Pubblicato il 17/05/2018

N. 03247/2018 REG.PROV.COLL.

N. 06522/2015 REG.RIC.

REPUBBLICA ITALIANA

IN NOME DEL POPOLO ITALIANO

Il Tribunale Amministrativo Regionale della Campania

(Sezione Ottava)

ha pronunciato la presente

SENTENZA

sul ricorso numero di registro generale 6522 del 2015, proposto da
A F, rappresentato e difeso dall'avv. C C, con domicilio digitale come da PEC da Registri di Giustizia;

contro

Comune di Caserta, in persona del legale rappresentante p.t., rappresentato e difeso dall'avv. L G, con domicilio digitale come da PEC da Registri di Giustizia e con domicilio eletto presso lo studio dell'avv. F C in Napoli, via Pietro Colletta, n. 12;

e con l'intervento di

ad opponendum:
A M, in proprio ed in qualità di erede di C F, rappresentata e difesa dall'avv. Nicola Gentile, con domicilio digitale come da PEC da Registri di Giustizia;

per l'annullamento,

previa sospensione dell’efficacia,

“a) della determina 29.9.2015,pervenuta in data 7.10.2015, a firma del Dirigente dell'Area Generale di Coordinamento Territoriale di cui all'epigrafe e del Comune di Caserta;

b) della ulteriore determina, sub. prot. 88432, datata 12/11/2015, sempre a firma del Dirigente della menzionata "Area", determina assunta in data 11/11/2015 e consegnata il giorno 30/11/2015;

b) degli atti tutti connessi in preordine e conseguenza.”


Visti il ricorso e i relativi allegati;

Visto l'atto di costituzione in giudizio del Comune di Caserta;

Visto l'atto di intervento ad opponendum di A M;

Visti tutti gli atti della causa;

Relatore nell'udienza pubblica del giorno 24 aprile 2018 la dott.ssa Rosalba Giansante e uditi per le parti i difensori come specificato nel verbale;

Ritenuto e considerato in fatto e diritto quanto segue.


FATTO e DIRITTO

Con il presente ricorso, ritualmente notificato il 1° dicembre 2015 e depositato il 28 dicembre 2015, A F ha chiesto l’annullamento del provvedimento prot. n. 75070 del 29 settembre 2015, pervenuto in data 7 ottobre 2015 (con cui il Comune di Caserta aveva rigettato la richiesta del ricorrente di rimozione in autotutela della determina dirigenziale n. 71353/07, avente ad oggetto “annullamento della concessione edilizia n. 130/03 e PdC 167/06”, e di utilizzazione dei residui termini per la ripresa e l'ultimazione dei lavori), nonché della ulteriore determina adottata in data 11 novembre 2015, prot. n. 88432 del 12 novembre 2015, consegnata il giorno 30 novembre 2015 (con cui il suddetto Comune aveva ribadito quanto già comunicato con la citata nota prot. n. 75070 del 29 settembre 2015).

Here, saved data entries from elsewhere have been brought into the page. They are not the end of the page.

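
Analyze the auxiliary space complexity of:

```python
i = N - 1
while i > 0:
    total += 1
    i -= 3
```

Space complexity: O(1).
Only a constant amount of auxiliary storage is used; nothing grows with n.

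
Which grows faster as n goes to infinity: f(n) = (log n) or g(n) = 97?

f(n) = (log n) grows faster: any unbounded function dominates a constant.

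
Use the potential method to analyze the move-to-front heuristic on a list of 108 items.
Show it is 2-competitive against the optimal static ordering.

Let Phi = number of inversions between the MTF list and the optimal static list (0 <= Phi <= C(108,2)). Accessing an element at MTF position k and optimal position j: the move-to-front destroys all k-1 inversions in front of it that are not in front in optimal (>= k-j of them) and creates at most j-1 new ones. Amortized cost <= k + (j-1) - (k-j) = 2j - 1 <= 2 * optimal cost.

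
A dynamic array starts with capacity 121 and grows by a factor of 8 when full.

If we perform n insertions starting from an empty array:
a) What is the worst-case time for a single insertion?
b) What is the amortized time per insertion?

(a) Worst-case single insertion: O(n) -- when the array is full at capacity c, the resize copies all c elements, and c can be Theta(n).
(b) Resizes happen at sizes 121, 968, 7744, ... Total copy cost for n insertions: 121 + 968 + ... = O(n) (geometric series with ratio 1/8). Amortized cost per insertion: O(n)/n = O(1).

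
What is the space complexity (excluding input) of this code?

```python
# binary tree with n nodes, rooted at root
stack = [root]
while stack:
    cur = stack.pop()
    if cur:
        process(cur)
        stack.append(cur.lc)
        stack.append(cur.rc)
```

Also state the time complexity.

Space complexity: O(n).
Auxiliary storage grows linearly with the input size n in the worst case.
Time complexity: O(n).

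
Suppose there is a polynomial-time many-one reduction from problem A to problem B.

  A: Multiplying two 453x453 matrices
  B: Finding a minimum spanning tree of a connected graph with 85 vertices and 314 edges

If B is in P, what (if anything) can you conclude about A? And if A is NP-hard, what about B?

A poly-time reduction A <=_p B means any A-instance can be transformed to a B-instance in poly time.
If B is in P: compose the reduction with B's poly-time algorithm to solve A in poly time, so A is in P.
If A is NP-hard: every NP problem reduces to A, which reduces to B; composing reductions, every NP problem reduces to B, so B is NP-hard.
(Here in fact A is P and B is P.)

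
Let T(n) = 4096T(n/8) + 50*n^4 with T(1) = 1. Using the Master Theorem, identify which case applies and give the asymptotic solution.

a=4096, b=8, f(n)=50*n^4.
log_8(4096) = 4, so n^(log_b(a)) = n^4.
f(n) = Theta(n^4), so Case 2 applies.
T(n) = Theta(n^4 log n).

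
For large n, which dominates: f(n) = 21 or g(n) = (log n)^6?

g(n) = (log n)^6 grows faster: any unbounded function dominates a constant.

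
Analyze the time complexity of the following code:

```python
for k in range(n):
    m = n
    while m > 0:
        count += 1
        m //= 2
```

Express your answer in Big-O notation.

Time complexity: O(n log n).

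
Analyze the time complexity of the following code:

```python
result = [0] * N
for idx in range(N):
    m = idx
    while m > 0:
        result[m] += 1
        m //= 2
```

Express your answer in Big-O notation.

Time complexity: O(n log n).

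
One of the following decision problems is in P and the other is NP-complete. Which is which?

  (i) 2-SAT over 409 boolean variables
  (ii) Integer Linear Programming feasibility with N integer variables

(i) is P: 2-SAT is solvable in linear time via implication-graph SCCs.
(ii) is NP-complete: ILP feasibility is NP-complete (LP relaxation is in P).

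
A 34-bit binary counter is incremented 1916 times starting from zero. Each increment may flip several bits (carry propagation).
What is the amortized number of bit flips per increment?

Bit i flips on every 2^i-th increment, so over 1916 increments bit i flips floor(1916/2^i) times. Summing over i: total flips < 2 * 1916. Amortized: < 2 = O(1) per increment.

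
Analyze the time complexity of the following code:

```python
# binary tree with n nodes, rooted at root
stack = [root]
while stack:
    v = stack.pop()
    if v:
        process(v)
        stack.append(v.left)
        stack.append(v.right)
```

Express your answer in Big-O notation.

Time complexity: O(n).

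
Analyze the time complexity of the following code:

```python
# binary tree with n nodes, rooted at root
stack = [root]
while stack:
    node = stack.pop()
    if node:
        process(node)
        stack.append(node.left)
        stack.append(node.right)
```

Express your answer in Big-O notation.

Time complexity: O(n).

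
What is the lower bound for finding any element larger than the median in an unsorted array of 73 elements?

To find an element larger than the median of 73 elements, we must see Omega(n) elements. Without seeing enough elements, an adversary can make any unseen element the median.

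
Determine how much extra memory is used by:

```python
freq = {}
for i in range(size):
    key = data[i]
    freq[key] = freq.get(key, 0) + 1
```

Space complexity: O(n).
Auxiliary storage grows linearly with the input size n in the worst case.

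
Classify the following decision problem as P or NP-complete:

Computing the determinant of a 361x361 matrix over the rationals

This problem is in P: Gaussian elimination runs in O(n^3).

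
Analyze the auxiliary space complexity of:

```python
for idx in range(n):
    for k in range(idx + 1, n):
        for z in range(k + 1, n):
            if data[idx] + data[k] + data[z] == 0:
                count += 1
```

Space complexity: O(1).
Only a constant amount of auxiliary storage is used; nothing grows with n.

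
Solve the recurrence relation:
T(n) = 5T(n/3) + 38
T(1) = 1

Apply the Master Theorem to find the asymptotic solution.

a=5, b=3, f(n)=38. log_3(5) = 1.465. Case 1 of Master Theorem: T(n) = O(n^1.465).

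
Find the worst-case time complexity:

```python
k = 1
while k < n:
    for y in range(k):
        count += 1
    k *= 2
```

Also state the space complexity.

Time complexity: O(n).
Space complexity: O(1).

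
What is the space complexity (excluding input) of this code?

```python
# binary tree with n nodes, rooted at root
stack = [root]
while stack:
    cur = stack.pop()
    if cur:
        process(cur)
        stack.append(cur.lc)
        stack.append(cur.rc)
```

Space complexity: O(n).
Auxiliary storage grows linearly with the input size n in the worst case.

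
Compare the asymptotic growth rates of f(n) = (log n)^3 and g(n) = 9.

f(n) = (log n)^3 grows faster: any unbounded function dominates a constant.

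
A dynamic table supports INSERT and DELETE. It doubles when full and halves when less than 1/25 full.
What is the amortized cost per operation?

Using potential function Phi = |2*num_items - table_size| when load > 1/2, and Phi = table_size/2 - num_items otherwise. The gap of 1/25 vs 1/2 for shrinking prevents thrashing. Both insert and delete have O(1) amortized cost.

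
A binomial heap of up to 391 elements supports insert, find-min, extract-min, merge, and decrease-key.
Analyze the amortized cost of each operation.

A binomial heap with n <= 391 elements has at most floor(log_2 391) + 1 = 9 trees. Using potential Phi = number of trees: Insert adds one tree, but cascading merges reduce count -- amortized O(1). Find-min reads the cached minimum pointer: O(1). Extract-min creates O(log n) new trees: O(log n). Merge combines tree lists: O(log n). Decrease-key sifts the element up its tree of height <= log n: O(log n).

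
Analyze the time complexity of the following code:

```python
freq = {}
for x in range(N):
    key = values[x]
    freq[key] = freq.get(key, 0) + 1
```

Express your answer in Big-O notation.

Time complexity: O(n).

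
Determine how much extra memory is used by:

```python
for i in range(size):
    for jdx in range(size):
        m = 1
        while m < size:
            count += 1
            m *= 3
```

Space complexity: O(1).
Only a constant amount of auxiliary storage is used; nothing grows with n.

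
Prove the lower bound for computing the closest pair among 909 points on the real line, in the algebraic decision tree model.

Reduction from element distinctness: given 909 reals, the closest-pair distance is 0 iff two are equal. Element distinctness has an Omega(n log n) lower bound in the algebraic decision tree model (Ben-Or). Therefore closest pair on a line also requires Omega(n log n). Sorting then a linear scan achieves this.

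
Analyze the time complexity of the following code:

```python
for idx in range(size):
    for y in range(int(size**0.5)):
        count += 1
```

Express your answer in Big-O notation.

Time complexity: O(n * sqrt(n)).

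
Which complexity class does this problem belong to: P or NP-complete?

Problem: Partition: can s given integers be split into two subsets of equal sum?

This problem is NP-complete: Subset Sum reduces to it (one of Karp's 21 NP-complete problems).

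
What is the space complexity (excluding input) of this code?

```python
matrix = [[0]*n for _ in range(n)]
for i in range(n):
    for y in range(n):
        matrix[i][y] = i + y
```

Space complexity: O(n^2).
A 2D structure of size n x n is allocated.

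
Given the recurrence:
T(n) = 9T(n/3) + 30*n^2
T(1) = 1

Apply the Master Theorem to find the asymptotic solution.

a=9, b=3, f(n)=30*n^2. log_3(9) = 2. Case 2: T(n) = O(n^2 log n).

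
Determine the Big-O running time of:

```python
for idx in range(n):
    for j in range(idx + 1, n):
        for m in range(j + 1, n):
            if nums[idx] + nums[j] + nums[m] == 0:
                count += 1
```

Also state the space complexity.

Time complexity: O(n^3).
Space complexity: O(1).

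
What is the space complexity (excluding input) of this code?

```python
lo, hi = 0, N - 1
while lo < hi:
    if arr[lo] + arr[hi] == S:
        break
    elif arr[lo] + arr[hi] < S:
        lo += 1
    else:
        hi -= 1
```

Space complexity: O(1).
Only a constant amount of auxiliary storage is used; nothing grows with n.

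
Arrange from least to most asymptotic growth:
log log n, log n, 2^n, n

Ordered by growth rate: log log n < log n < n < 2^n.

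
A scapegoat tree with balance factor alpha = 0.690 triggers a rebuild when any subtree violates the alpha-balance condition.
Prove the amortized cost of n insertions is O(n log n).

Define potential Phi = c * sum of |size(left(v)) - size(right(v))| over all nodes. An insertion at depth d costs O(d) = O(log n) and increases Phi by O(log n). When a rebuild of subtree of size s occurs, it costs O(s) but reduces Phi by Omega(s). With alpha = 0.690, between rebuilds Omega(s) insertions must occur. Amortized cost per insertion: O(log n).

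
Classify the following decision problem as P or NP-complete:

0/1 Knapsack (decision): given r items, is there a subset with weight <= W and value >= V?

This problem is NP-complete: reduces from Subset Sum.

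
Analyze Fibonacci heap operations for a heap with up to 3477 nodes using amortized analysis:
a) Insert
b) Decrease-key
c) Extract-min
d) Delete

Fibonacci heaps use lazy consolidation. Potential function Phi = t + 2m (t = number of trees, m = marked nodes).
- Insert: O(1) actual, Delta Phi = +1 (one new tree) => O(1) amortized.
- Decrease-key: with c cascading cuts, actual cost is O(c); Delta Phi <= c - 2(c-1) + 2 = 4 - c (c new trees; >= c-1 marks cleared; <= 1 new mark). Amortized O(c) + (4 - c) = O(1).
- Extract-min: O(D(n) + t) actual; consolidation drops t to <= D(n)+1, so Delta Phi pays for the t term. D(n) = O(log n) for n = 3477 => O(log n) amortized.
- Delete: decrease-key to -inf then extract-min = O(log n).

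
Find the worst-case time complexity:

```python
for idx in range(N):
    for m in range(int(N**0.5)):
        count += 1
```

Time complexity: O(n * sqrt(n)).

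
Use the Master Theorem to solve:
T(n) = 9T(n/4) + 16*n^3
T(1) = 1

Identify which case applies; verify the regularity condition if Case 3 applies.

a=9, b=4, f(n)=16*n^3.
log_4(9) = 1.585 < 3.
f(n) = Omega(n^(1.585+epsilon)) for some epsilon > 0, so Case 3 is the candidate.
Regularity: a*f(n/b) = 9*16*(n/4)^3 = (9/64)*16*n^3 <= c*f(n) with c = 9/64 < 1. Satisfied.
Case 3: T(n) = Theta(n^3).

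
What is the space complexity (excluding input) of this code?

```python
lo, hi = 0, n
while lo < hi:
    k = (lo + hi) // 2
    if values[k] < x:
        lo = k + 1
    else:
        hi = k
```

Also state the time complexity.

Space complexity: O(1).
Only a constant amount of auxiliary storage is used; nothing grows with n.
Time complexity: O(log n).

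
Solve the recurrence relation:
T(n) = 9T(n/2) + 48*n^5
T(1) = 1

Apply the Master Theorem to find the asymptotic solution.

a=9, b=2, f(n)=48*n^5. log_2(9) = 3.17 < 5. Case 3: T(n) = O(n^5).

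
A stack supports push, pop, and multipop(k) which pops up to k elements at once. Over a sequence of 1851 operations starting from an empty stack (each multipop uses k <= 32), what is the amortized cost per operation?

Each element is pushed exactly once and popped at most once (whether by pop or as part of a multipop). So the total number of individual pops over the whole sequence is at most the number of pushes, which is at most 1851. Total work <= 2 * 1851, hence O(1) amortized per operation.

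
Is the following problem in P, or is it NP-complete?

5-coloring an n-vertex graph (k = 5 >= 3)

This problem is NP-complete: graph k-coloring for k>=3 is NP-complete by reduction from 3-SAT.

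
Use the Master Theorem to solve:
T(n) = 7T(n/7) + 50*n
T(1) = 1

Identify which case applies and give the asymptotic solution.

a=7, b=7, f(n)=50*n.
log_7(7) = 1, so n^(log_b(a)) = n.
f(n) = Theta(n), so Case 2 applies.
T(n) = Theta(n log n).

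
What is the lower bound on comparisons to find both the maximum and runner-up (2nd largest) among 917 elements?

Lower bound: finding the max needs 917-1 comparisons. By an adversary weight-doubling argument, the maximum element must personally win at least ceil(log_2(917)) = 10 comparisons in any correct algorithm. The 2nd largest is among those 10 direct losers, and distinguishing it requires 10-1 more comparisons. Total >= 917-1 + 10-1 = 925. A balanced tournament achieves this bound exactly.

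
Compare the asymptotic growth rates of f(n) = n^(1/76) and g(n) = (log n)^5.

f(n) = n^(1/76) grows faster: any positive power of n dominates any polylog.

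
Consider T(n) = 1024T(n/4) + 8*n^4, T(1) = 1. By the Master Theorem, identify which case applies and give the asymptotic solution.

a=1024, b=4, f(n)=8*n^4.
log_4(1024) = 5 > 4.
Since f(n) = O(n^4) is polynomially smaller than n^5, Case 1 applies.
T(n) = Theta(n^5).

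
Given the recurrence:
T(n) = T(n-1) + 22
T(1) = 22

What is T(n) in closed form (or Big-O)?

Unrolling: T(n) = T(n-1) + 22 = T(n-2) + 2*22 = ... = T(1) + (n-1)*22 = 22 + (n-1)*22 = 22n.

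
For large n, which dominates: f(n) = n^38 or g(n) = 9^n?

g(n) = 9^n grows faster: any exponential with base > 1 dominates every polynomial.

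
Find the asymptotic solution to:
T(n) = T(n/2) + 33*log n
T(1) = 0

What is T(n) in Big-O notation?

Each of the log_2(n) levels adds O(log n). T(n) = O(log^2 n).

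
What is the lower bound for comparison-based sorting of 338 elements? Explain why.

A comparison-based sorting algorithm corresponds to a decision tree. With 338! possible permutations, the tree has 338! leaves. The height is at least log_2(338!) = Omega(n log n) by Stirling's approximation.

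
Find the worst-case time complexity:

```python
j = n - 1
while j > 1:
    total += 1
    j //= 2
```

Time complexity: O(log n).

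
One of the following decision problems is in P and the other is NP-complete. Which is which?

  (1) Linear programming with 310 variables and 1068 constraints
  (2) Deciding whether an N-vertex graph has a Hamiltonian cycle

(1) is P: the ellipsoid and interior-point methods run in polynomial time.
(2) is NP-complete: one of Karp's 21 NP-complete problems.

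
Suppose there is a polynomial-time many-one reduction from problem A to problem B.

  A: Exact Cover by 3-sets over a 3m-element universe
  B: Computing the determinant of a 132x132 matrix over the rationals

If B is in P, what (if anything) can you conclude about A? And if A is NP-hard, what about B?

A poly-time reduction A <=_p B means any A-instance can be transformed to a B-instance in poly time.
If B is in P: compose the reduction with B's poly-time algorithm to solve A in poly time, so A is in P.
If A is NP-hard: every NP problem reduces to A, which reduces to B; composing reductions, every NP problem reduces to B, so B is NP-hard.
(Here in fact A is NP-complete and B is in P, so no such reduction is known -- its existence would imply P = NP; the analysis concerns only what the assumed reduction would or would not let you conclude.)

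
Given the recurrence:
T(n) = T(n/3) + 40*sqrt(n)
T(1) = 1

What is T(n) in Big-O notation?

Each level contributes sqrt(n/3^k). Geometric series with ratio 1/sqrt(3) < 1 sums to O(sqrt(n)).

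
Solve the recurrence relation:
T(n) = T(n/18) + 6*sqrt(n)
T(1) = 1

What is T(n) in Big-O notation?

Each level contributes sqrt(n/18^k). Geometric series with ratio 1/sqrt(18) < 1 sums to O(sqrt(n)).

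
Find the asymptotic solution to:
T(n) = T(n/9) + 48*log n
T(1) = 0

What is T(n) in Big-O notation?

Each of the log_9(n) levels adds O(log n). T(n) = O(log^2 n).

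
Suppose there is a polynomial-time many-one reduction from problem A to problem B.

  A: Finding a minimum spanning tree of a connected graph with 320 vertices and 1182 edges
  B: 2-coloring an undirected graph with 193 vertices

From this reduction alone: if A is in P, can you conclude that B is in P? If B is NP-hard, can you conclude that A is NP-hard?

A poly-time reduction A <=_p B transfers tractability DOWN (B easy => A easy) and hardness UP (A hard => B hard), not the reverse.
From A in P, the reduction alone does NOT give B in P: any problem in P trivially reduces to SAT, yet SAT is not known to be in P.
From B NP-hard, the reduction alone does NOT give A NP-hard: again, easy problems reduce to hard ones.
(Here in fact A is P and B is P.)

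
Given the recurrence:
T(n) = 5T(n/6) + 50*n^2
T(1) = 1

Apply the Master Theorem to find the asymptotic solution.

a=5, b=6, f(n)=50*n^2. log_6(5) = 0.8982 < 2. Case 3: T(n) = O(n^2).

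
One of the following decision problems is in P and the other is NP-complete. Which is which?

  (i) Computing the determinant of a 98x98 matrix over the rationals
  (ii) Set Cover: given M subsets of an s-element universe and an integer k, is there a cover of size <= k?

(i) is P: Gaussian elimination runs in O(n^3).
(ii) is NP-complete: one of Karp's 21 NP-complete problems (with k part of the input).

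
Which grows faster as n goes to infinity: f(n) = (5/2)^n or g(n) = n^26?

f(n) = (5/2)^n grows faster: (5/2)^n is exponential with base 5/2 > 1, dominating every polynomial.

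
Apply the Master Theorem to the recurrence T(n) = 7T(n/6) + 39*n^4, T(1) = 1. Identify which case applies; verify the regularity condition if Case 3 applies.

a=7, b=6, f(n)=39*n^4.
log_6(7) = 1.086 < 4.
f(n) = Omega(n^(1.086+epsilon)) for some epsilon > 0, so Case 3 is the candidate.
Regularity: a*f(n/b) = 7*39*(n/6)^4 = (7/1296)*39*n^4 <= c*f(n) with c = 7/1296 < 1. Satisfied.
Case 3: T(n) = Theta(n^4).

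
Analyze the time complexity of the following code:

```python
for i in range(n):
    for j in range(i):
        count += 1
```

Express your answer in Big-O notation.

Time complexity: O(n^2).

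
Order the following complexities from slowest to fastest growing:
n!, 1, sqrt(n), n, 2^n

Ordered by growth rate: 1 < sqrt(n) < n < 2^n < n!.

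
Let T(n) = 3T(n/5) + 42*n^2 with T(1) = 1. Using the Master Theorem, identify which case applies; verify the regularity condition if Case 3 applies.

a=3, b=5, f(n)=42*n^2.
log_5(3) = 0.6826 < 2.
f(n) = Omega(n^(0.6826+epsilon)) for some epsilon > 0, so Case 3 is the candidate.
Regularity: a*f(n/b) = 3*42*(n/5)^2 = (3/25)*42*n^2 <= c*f(n) with c = 3/25 < 1. Satisfied.
Case 3: T(n) = Theta(n^2).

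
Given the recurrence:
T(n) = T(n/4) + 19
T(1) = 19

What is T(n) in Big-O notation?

Each step divides n by 4 and adds 19. After log_4(n) steps, T(n) = O(log n).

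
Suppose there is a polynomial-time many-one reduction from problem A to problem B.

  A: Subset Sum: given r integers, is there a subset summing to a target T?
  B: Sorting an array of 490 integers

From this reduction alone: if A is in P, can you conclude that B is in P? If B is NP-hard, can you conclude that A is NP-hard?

A poly-time reduction A <=_p B transfers tractability DOWN (B easy => A easy) and hardness UP (A hard => B hard), not the reverse.
From A in P, the reduction alone does NOT give B in P: any problem in P trivially reduces to SAT, yet SAT is not known to be in P.
From B NP-hard, the reduction alone does NOT give A NP-hard: again, easy problems reduce to hard ones.
(Here in fact A is NP-complete and B is in P, so no such reduction is known -- its existence would imply P = NP; the analysis concerns only what the assumed reduction would or would not let you conclude.)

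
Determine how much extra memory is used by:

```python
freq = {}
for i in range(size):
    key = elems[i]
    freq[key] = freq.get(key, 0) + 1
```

Space complexity: O(n).
Auxiliary storage grows linearly with the input size n in the worst case.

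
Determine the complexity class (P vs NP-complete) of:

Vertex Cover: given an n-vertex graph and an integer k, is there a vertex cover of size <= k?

This problem is NP-complete: one of Karp's 21 NP-complete problems (with k part of the input; for any fixed constant k it is in P).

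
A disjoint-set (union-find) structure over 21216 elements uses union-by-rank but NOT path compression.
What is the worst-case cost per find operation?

Union-by-rank alone keeps every tree's height <= log_2(21216) ~= 14.4. Each find traverses from a node to its root, costing O(height) = O(log n). Without path compression this bound is tight.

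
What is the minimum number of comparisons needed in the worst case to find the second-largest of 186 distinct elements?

Lower bound: finding the max needs 186-1 comparisons. By the adversary weight-doubling argument, the max must personally win >= ceil(log_2(186)) = 8 comparisons; the 2nd-largest is among those 8 losers, needing 8-1 more comparisons. Total >= 186-1 + 8-1 = 192. A balanced knockout tournament achieves this.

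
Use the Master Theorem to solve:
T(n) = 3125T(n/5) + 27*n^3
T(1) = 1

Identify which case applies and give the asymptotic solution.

a=3125, b=5, f(n)=27*n^3.
log_5(3125) = 5 > 3.
Since f(n) = O(n^3) is polynomially smaller than n^5, Case 1 applies.
T(n) = Theta(n^5).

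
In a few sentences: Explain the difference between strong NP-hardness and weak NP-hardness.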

A sostegno del gravame sono stati dedotti vizi di violazione di legge ed eccesso di potere sotto vari profili.

Si è costituito a resistere in giudizio il Comune di Caserta, eccependo l’inammissibilità del ricorso per tardività e per violazione del principio del ne bis in idem , alla luce della sentenza del Consiglio di Stato, Sezione IV, 27 agosto 2012, n. 4619, passata in giudicato. Ne deduce, inoltre, l’infondatezza e ne chiede, pertanto, il rigetto.

A M, in proprio ed in qualità di erede di C F, ha proposto atto di intervento ad opponendum , in qualità di confinante del ricorrente perché comproprietaria di una quota di fabbricato sito in via A. F n. 8 di Casolla di Caserta. Eccepisce l’inammissibilità del ricorso per violazione del principio del ne bis in idem , in quanto avente ad oggetto l’annullamento degli stessi provvedimenti sui quali si è formato il giudicato.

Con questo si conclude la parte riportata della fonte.